Sorry, I got a bit carried away by the higher dimensional geek world scenario which I'm really not interested in right now. Although I am trying very hard in my spare time to create a virtual world where every boss I've ever had and every girl that turned me down for date, kiss, hug, feel, etc. will inevitably get 'what's coming to them' and get it good and hard. Hey, a guy can dream, can't he?
So anyway, back to Captain Perfecto - our perfect God. I'm interested in this notion of God's putative perfection because you may not have noticed but this world that He created is seriously fucked up. A long time ago I was a little concerned that He wasn't in the know so I told Him in a prayer and despite being the bearer of bad news I didn't get smote (smited?). So I guess it was old news and that he was getting hourly reports on the status of world perfection recovery efforts: "fucked up even more now, Lord", "still an absolute shambles, God", "Hitler just got born" and so on and so forth.
So how did it happen?
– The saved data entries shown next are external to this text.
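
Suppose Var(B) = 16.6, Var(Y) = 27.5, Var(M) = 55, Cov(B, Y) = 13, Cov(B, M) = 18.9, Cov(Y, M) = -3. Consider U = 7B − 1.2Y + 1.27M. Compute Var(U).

Var(U) = a²·Var(B) + b²·Var(Y) + c²·Var(M) + 2ab·Cov(B, Y) + 2ac·Cov(B, M) + 2bc·Cov(Y, M), with a = 7, b = -1.2, c = 1.27.
= 813.4 + 39.6 + 88.7095 + (-218.4) + 336.042 + 9.144
= 1068.4955.

Var(U) = 1068.4955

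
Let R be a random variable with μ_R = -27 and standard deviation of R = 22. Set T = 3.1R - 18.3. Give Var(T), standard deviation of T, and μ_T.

Var(T) = 4651.24, standard deviation of T = 68.2, μ_T = -102

T = 3.1R - 18.3 is linear with a = 3.1, b = -18.3.
Var(R) = 22² = 484.
Var(T) = a²·Var(R) = 3.1²·484 = 4651.24 (the additive constant -18.3 does not affect variance).
standard deviation of T = |a|·standard deviation of R = |3.1|·22 = 68.2.
μ_T = a·μ_R + b = 3.1·(-27) + (-18.3) = -102.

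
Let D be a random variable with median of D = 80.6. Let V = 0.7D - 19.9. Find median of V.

median of V = 36.52

A linear map preserves order up to sign, so median of V = a·median of D + b = 0.7·80.6 + (-19.9) = 36.52.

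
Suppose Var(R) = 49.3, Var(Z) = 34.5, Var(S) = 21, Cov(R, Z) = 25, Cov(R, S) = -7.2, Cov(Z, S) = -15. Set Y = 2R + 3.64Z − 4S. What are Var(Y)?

Var(Y) = a²·Var(R) + b²·Var(Z) + c²·Var(S) + 2ab·Cov(R, Z) + 2ac·Cov(R, S) + 2bc·Cov(Z, S), with a = 2, b = 3.64, c = -4.
= 197.2 + 457.1112 + 336 + 364 + 115.2 + 436.8
= 1906.3112.

Var(Y) = 1906.3112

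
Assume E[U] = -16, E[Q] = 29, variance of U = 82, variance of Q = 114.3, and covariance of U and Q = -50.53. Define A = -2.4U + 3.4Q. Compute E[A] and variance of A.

E[A] = 137, variance of A = 2618.2776

E[A] = (-2.4)·E[U] + 3.4·E[Q] = (-2.4)·(-16) + 3.4·29 = 137.
variance of A = a²·variance of U + b²·variance of Q + 2ab·covariance of U and Q with a = -2.4, b = 3.4.
= (-2.4)²·82 + 3.4²·114.3 + 2·(-2.4)·3.4·(-50.53)
= 472.32 + 1321.308 + 824.6496 = 2618.2776.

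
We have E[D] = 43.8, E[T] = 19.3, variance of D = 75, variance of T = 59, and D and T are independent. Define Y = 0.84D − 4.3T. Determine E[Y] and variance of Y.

E[Y] = 0.84·E[D] + (-4.3)·E[T] = 0.84·43.8 + (-4.3)·19.3 = -46.198.
variance of Y = a²·variance of D + b²·variance of T + 2ab·covariance of D and T with a = 0.84, b = -4.3.
Independence gives covariance of D and T = 0.
= 0.84²·75 + (-4.3)²·59 + 2·0.84·(-4.3)·0
= 52.92 + 1090.91 + 0 = 1143.83.

E[Y] = -46.198, variance of Y = 1143.83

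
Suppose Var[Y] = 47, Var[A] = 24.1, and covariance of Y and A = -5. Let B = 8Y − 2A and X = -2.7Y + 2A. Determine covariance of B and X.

covariance of B and X = -1218.6

By bilinearity, covariance of B and X = ac·Var[Y] + bd·Var[A] + (ad+bc)·covariance of Y and A, with a=8, b=-2, c=-2.7, d=2.
ac·Var[Y] = 8·(-2.7)·47 = -1015.2
bd·Var[A] = (-2)·2·24.1 = -96.4
(ad+bc)·covariance of Y and A = (21.4)·(-5) = -107
covariance of B and X = -1015.2 + (-96.4) + (-107) = -1218.6.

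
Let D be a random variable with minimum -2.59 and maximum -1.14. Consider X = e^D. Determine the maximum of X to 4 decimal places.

max(X) = 0.3198

e^D is increasing on this domain, so max(X) comes from max(D) = -1.14: max(X) = exp(-1.14) ≈ 0.3198.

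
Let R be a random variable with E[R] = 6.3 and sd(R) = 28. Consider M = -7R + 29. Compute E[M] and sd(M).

M = -7R + 29 is linear with a = -7, b = 29.
E[M] = a·E[R] + b = (-7)·6.3 + 29 = -15.1.
sd(M) = |a|·sd(R) = |-7|·28 = 196.

E[M] = -15.1, sd(M) = 196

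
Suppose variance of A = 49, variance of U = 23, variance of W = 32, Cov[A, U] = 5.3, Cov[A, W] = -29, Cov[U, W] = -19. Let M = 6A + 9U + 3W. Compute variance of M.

variance of M = a²·variance of A + b²·variance of U + c²·variance of W + 2ab·Cov[A, U] + 2ac·Cov[A, W] + 2bc·Cov[U, W], with a = 6, b = 9, c = 3.
= 1764 + 1863 + 288 + 572.4 + (-1044) + (-1026)
= 2417.4.

variance of M = 2417.4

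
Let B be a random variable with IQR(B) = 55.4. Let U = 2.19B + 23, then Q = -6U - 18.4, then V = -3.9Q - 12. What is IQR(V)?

IQR(V) = 2839.0284

IQR(U) = |2.19|·55.4 = 121.326.
IQR(Q) = |-6|·121.326 = 727.956.
IQR(V) = |-3.9|·727.956 = 2839.0284.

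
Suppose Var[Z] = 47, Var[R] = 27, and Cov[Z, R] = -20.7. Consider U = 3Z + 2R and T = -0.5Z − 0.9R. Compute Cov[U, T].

Cov[U, T] = -42.51

By bilinearity, Cov[U, T] = ac·Var[Z] + bd·Var[R] + (ad+bc)·Cov[Z, R], with a=3, b=2, c=-0.5, d=-0.9.
ac·Var[Z] = 3·(-0.5)·47 = -70.5
bd·Var[R] = 2·(-0.9)·27 = -48.6
(ad+bc)·Cov[Z, R] = (-3.7)·(-20.7) = 76.59
Cov[U, T] = -70.5 + (-48.6) + 76.59 = -42.51.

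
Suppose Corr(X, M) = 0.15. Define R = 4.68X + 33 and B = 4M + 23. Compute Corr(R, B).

Corr(R, B) = 0.15

Linear rescalings preserve correlation up to sign; here the slopes 4.68 and 4 have the same sign, so Corr(R, B) = Corr(X, M) = 0.15.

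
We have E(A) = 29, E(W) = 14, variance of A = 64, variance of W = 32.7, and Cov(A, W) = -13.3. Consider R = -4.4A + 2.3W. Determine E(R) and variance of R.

E(R) = (-4.4)·E(A) + 2.3·E(W) = (-4.4)·29 + 2.3·14 = -95.4.
variance of R = a²·variance of A + b²·variance of W + 2ab·Cov(A, W) with a = -4.4, b = 2.3.
= (-4.4)²·64 + 2.3²·32.7 + 2·(-4.4)·2.3·(-13.3)
= 1239.04 + 172.983 + 269.192 = 1681.215.

E(R) = -95.4, variance of R = 1681.215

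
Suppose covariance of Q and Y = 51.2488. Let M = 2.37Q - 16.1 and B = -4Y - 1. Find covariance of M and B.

covariance of M and B = a·c·covariance of Q and Y = 2.37·(-4)·51.2488 = -485.838624. Additive constants drop out.

covariance of M and B = -485.838624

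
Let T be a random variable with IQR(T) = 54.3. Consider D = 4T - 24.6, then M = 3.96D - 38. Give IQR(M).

IQR(D) = |4|·54.3 = 217.2.
IQR(M) = |3.96|·217.2 = 860.112.

IQR(M) = 860.112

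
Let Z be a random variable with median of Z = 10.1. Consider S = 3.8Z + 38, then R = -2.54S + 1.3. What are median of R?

median of R = -192.7052

median of S = 3.8·10.1 + 38 = 76.38.
median of R = (-2.54)·76.38 + 1.3 = -192.7052.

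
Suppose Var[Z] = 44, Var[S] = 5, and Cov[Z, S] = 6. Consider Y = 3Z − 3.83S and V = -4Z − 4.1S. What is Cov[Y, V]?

By bilinearity, Cov[Y, V] = ac·Var[Z] + bd·Var[S] + (ad+bc)·Cov[Z, S], with a=3, b=-3.83, c=-4, d=-4.1.
ac·Var[Z] = 3·(-4)·44 = -528
bd·Var[S] = (-3.83)·(-4.1)·5 = 78.515
(ad+bc)·Cov[Z, S] = (3.02)·6 = 18.12
Cov[Y, V] = -528 + 78.515 + 18.12 = -431.365.

Cov[Y, V] = -431.365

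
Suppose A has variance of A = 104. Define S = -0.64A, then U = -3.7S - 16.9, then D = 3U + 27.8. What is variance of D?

variance of S = (-0.64)²·104 = 42.5984.
variance of U = (-3.7)²·42.5984 = 583.172096.
variance of D = 3²·583.172096 = 5248.548864.

variance of D = 5248.548864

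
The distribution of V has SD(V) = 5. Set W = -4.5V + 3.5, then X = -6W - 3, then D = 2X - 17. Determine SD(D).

SD(D) = 270

SD(W) = |-4.5|·5 = 22.5.
SD(X) = |-6|·22.5 = 135.
SD(D) = |2|·135 = 270.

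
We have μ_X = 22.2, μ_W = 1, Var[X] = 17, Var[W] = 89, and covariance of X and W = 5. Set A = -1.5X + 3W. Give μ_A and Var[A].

μ_A = (-1.5)·μ_X + 3·μ_W = (-1.5)·22.2 + 3·1 = -30.3.
Var[A] = a²·Var[X] + b²·Var[W] + 2ab·covariance of X and W with a = -1.5, b = 3.
= (-1.5)²·17 + 3²·89 + 2·(-1.5)·3·5
= 38.25 + 801 + (-45) = 794.25.

μ_A = -30.3, Var[A] = 794.25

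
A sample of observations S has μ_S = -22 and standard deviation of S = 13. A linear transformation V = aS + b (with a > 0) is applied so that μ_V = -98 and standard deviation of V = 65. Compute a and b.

standard deviation of V = a·standard deviation of S (a > 0), so a = 65/13 = 5.
μ_V = a·μ_S + b, so b = -98 − 5·(-22) = 12.

a = 5, b = 12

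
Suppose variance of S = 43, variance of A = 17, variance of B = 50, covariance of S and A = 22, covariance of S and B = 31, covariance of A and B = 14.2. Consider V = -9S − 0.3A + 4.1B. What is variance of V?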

How did the non-sinning, omnipotent, omnipresent, omniscient stands outside time and space God end up with such a crapulous cluster bump of a Universe? Was it a design flaw? Shortcuts in development? Incompetent contractors? Inadequate testing and issue management? Nope, nope, nope and nope. According to the Prime (God) it was user error. No, that's not right it was willful user error aka: sabotage. Hmmm.
So that raises the question: who was this 'user'? I mean to wreck an entire Universe the way this one has been screwed up he must be an absolute stud-muffin of wastage, the 007 of imperfection - "Bomb, James Bomb" so to speak. We understand his name was Adam'nEve or it may be that there were in fact two prime users: Adam and 'nEve which is hard to pronounce so we'll just call them "Damned Eve". It turns out that when you track back carefully through a series of front companies and cut outs that Damned Eve are in fact employees of Captain Perfecto - the perfect God, in fact His creations. It seems that Adam was created to be the cyber operator of creation's showroom also known as the "Garden of Eden" built I suppose, to showcase particularly appealing and advanced features of the Creation.
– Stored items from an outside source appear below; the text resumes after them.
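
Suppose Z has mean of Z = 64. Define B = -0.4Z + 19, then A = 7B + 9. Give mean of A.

mean of B = (-0.4)·64 + 19 = -6.6.
mean of A = 7·(-6.6) + 9 = -37.2.

mean of A = -37.2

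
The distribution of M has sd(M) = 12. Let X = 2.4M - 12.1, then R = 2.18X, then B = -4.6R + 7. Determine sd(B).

sd(X) = |2.4|·12 = 28.8.
sd(R) = |2.18|·28.8 = 62.784.
sd(B) = |-4.6|·62.784 = 288.8064.

sd(B) = 288.8064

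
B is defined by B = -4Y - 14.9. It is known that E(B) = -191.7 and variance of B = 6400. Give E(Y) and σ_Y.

From B = -4Y - 14.9: E(B) = a·E(Y) + b, so E(Y) = (E(B) − b)/a = (-191.7 − (-14.9))/(-4) = 44.2.
σ_B = √6400 = 80.
σ_B = |a|·σ_Y, so σ_Y = 80/|-4| = 20.

E(Y) = 44.2, σ_Y = 20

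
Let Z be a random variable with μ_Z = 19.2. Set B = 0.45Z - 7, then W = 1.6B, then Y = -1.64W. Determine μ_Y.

μ_Y = -4.30336

μ_B = 0.45·19.2 + (-7) = 1.64.
μ_W = 1.6·1.64 = 2.624.
μ_Y = (-1.64)·2.624 = -4.30336.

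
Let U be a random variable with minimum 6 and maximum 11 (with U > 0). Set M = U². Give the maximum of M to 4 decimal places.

U² is increasing on this domain, so max(M) comes from max(U) = 11: max(M) = square(11) = 121.

max(M) = 121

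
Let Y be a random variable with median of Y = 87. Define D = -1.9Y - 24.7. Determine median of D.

median of D = -190

A linear map preserves order up to sign, so median of D = a·median of Y + b = (-1.9)·87 + (-24.7) = -190.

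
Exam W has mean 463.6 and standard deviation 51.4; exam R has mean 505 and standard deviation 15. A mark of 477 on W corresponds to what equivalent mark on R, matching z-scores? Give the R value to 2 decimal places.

z = (477 − 463.6)/51.4 ≈ 0.2607.
R = 505 + z·15 = 505 + (477 − 463.6)·15/51.4 ≈ 508.91.

R = 508.91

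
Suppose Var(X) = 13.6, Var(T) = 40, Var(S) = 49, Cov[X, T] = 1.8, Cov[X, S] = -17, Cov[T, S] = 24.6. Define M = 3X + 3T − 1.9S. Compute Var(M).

Var(M) = a²·Var(X) + b²·Var(T) + c²·Var(S) + 2ab·Cov[X, T] + 2ac·Cov[X, S] + 2bc·Cov[T, S], with a = 3, b = 3, c = -1.9.
= 122.4 + 360 + 176.89 + 32.4 + 193.8 + (-280.44)
= 605.05.

Var(M) = 605.05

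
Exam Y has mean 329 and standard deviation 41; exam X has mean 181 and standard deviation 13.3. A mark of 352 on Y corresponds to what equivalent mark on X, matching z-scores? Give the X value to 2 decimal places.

X = 188.46

z = (352 − 329)/41 ≈ 0.561.
X = 181 + z·13.3 = 181 + (352 − 329)·13.3/41 ≈ 188.46.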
The story of how Eve got her job is a little more circuitous*. Apparently, during the launch and PR phase of Creation God spent a lot of time in the Eden showroom with Adam, most likely going through various demo procedures and policy decisions such as what to do when the lions attacked the wildebeest and so on and so forth. And it was during one of these discussions that Adam broached a ticklish subject:
"Hey God, when am I going to get to try this humping thing?"
"Humping wha???"
"Yeah, what the Dingos and Giraffes and Rabbits are doing all the time, they tell me that it's the reason they're alive and I don't get to do it. I mean I tried on you and you got mad so I guess I'm not supposed to".
"Ah, yes well...."
"So what about it, God, where do I get off, so to speak? I mean you've told everyone that I'm the boss and everything but they're all laughing at me behind my back"
"Well what exactly do you want?"
"I dunno, what should I have? I mean the sheep look kind of interesting, maybe something sheep like?"
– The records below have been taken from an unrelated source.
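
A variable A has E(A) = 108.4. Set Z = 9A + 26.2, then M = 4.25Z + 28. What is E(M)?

E(Z) = 9·108.4 + 26.2 = 1001.8.
E(M) = 4.25·1001.8 + 28 = 4285.65.

E(M) = 4285.65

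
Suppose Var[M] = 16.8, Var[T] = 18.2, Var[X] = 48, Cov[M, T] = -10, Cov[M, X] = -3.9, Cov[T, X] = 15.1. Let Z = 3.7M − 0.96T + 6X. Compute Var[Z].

Var[Z] = a²·Var[M] + b²·Var[T] + c²·Var[X] + 2ab·Cov[M, T] + 2ac·Cov[M, X] + 2bc·Cov[T, X], with a = 3.7, b = -0.96, c = 6.
= 229.992 + 16.77312 + 1728 + 71.04 + (-173.16) + (-173.952)
= 1698.69312.

Var[Z] = 1698.69312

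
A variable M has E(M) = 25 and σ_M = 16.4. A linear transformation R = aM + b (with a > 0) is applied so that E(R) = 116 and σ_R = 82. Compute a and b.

σ_R = a·σ_M (a > 0), so a = 82/16.4 = 5.
E(R) = a·E(M) + b, so b = 116 − 5·25 = -9.

a = 5, b = -9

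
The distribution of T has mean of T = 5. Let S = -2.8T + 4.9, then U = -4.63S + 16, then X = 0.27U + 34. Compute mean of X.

mean of S = (-2.8)·5 + 4.9 = -9.1.
mean of U = (-4.63)·(-9.1) + 16 = 58.133.
mean of X = 0.27·58.133 + 34 = 49.69591.

mean of X = 49.69591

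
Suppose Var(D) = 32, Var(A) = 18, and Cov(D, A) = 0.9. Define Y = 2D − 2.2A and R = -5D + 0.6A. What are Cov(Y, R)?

By bilinearity, Cov(Y, R) = ac·Var(D) + bd·Var(A) + (ad+bc)·Cov(D, A), with a=2, b=-2.2, c=-5, d=0.6.
ac·Var(D) = 2·(-5)·32 = -320
bd·Var(A) = (-2.2)·0.6·18 = -23.76
(ad+bc)·Cov(D, A) = (12.2)·0.9 = 10.98
Cov(Y, R) = -320 + (-23.76) + 10.98 = -332.78.

Cov(Y, R) = -332.78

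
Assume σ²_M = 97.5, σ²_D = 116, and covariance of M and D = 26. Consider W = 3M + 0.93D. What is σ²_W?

σ²_W = 1122.9084

σ²_W = a²·σ²_M + b²·σ²_D + 2ab·covariance of M and D with a = 3, b = 0.93.
= 3²·97.5 + 0.93²·116 + 2·3·0.93·26
= 877.5 + 100.3284 + 145.08 = 1122.9084.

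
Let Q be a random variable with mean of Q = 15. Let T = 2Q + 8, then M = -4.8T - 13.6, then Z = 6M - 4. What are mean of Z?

mean of T = 2·15 + 8 = 38.
mean of M = (-4.8)·38 + (-13.6) = -196.
mean of Z = 6·(-196) + (-4) = -1180.

mean of Z = -1180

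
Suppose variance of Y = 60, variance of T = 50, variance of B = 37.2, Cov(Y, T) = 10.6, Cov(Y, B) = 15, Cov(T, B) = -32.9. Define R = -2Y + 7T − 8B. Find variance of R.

variance of R = a²·variance of Y + b²·variance of T + c²·variance of B + 2ab·Cov(Y, T) + 2ac·Cov(Y, B) + 2bc·Cov(T, B), with a = -2, b = 7, c = -8.
= 240 + 2450 + 2380.8 + (-296.8) + 480 + 3684.8
= 8938.8.

variance of R = 8938.8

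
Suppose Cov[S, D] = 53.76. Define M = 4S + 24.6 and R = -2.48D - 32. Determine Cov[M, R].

Cov[M, R] = -533.2992

Cov[M, R] = a·c·Cov[S, D] = 4·(-2.48)·53.76 = -533.2992. Additive constants drop out.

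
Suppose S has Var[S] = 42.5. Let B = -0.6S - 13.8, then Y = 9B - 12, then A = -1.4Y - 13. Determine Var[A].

Var[B] = (-0.6)²·42.5 = 15.3.
Var[Y] = 9²·15.3 = 1239.3.
Var[A] = (-1.4)²·1239.3 = 2429.028.

Var[A] = 2429.028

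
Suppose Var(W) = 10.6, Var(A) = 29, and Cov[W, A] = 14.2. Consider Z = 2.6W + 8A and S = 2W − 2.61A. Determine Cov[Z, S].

By bilinearity, Cov[Z, S] = ac·Var(W) + bd·Var(A) + (ad+bc)·Cov[W, A], with a=2.6, b=8, c=2, d=-2.61.
ac·Var(W) = 2.6·2·10.6 = 55.12
bd·Var(A) = 8·(-2.61)·29 = -605.52
(ad+bc)·Cov[W, A] = (9.214)·14.2 = 130.8388
Cov[Z, S] = 55.12 + (-605.52) + 130.8388 = -419.5612.

Cov[Z, S] = -419.5612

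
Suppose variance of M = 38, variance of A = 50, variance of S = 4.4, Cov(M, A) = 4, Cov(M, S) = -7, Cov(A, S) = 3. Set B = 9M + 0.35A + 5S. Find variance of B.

variance of B = 2599.825

variance of B = a²·variance of M + b²·variance of A + c²·variance of S + 2ab·Cov(M, A) + 2ac·Cov(M, S) + 2bc·Cov(A, S), with a = 9, b = 0.35, c = 5.
= 3078 + 6.125 + 110 + 25.2 + (-630) + 10.5
= 2599.825.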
"Weelllll, maybe not, how about I put you to sleep and figure something out?"
Which had the double benefit of shutting Adam up and getting Eve made - a creature who by her constant nagging would shut Adam up for good and guarantee that God would almost never ever visit Eden again.
But back to the heart of the matter: so God, being the party of the first has accused Damned Eve being the parties of the second of deliberate, willful sabotage of the universe known as 'God's Creation' through the mechanism of illegally picking, biting, masticating and swallowing two fruit-like devices integrated into the so called 'tree of life' system at the center of the Garden of Eden demo center in direct contravention of God's stated policy which both Adam and Eve as createes of God acceded to in their creation agreements. Did I get that right? I'm not much at church legalese.
Now Adam and Eve readily confess that they did in fact pick, bite, masticate and swallow said devices and that as God's createes they were enjoined from said picking, biting, masticating and so forth. In their defense they argue that because they are - like the rest of the Garden of Eden demo center and indeed the rest of God's Creation - createes of said God, that as a matter of law their actions do not constitute sabotage but are in fact the result of negligence by the Prime Creator or one of his sub-creators.
This is an epochal, well really multi-epochal charge. Because if true, it means that God has the biggest freakin' case of product liability on his hands in the history of the trial bar. Or liability insurance for that matter. If in fact it can be shown that the perfect God created an imperfect creation then it can be easily shown that this was a willful, malicious act by the perfect God. Because if a perfect God creates an imperfect Universe that means he must have done so deliberately and therefore under standard product liability law is liable for treble damages for anything that goes wrong in creation. Suffice it to say the trial lawyers are oiling up their writ-writers for a profitable suing season.
Indeed, top legal analysts have looked at this case every which way from Sunday and even on Sunday which isn't technically done and say that the only way that God can 'beat the rap' so to speak is to assert that despite representations to the contrary that He is not in fact perfect.
Which informed observers tell me would literally be a Hell of an Admission. Here is part 3: The Trial of the Multiverse or Loopholes are for Lawyers.
*One of the other 'oddities' about the Creation is Eve. How is it that God didn't think of Eve up front? Why did Adam have to go all mopey and make little lamb eyes at the ewes before God realized that an Adam needed an Eve? That doesn't make sense if creation was 'perfect' until us lowlifes showed up and trashed the joint. It does however explain how Eve got her name: Ewe - Eve, see? Eeeeeeeuuuwwwwww.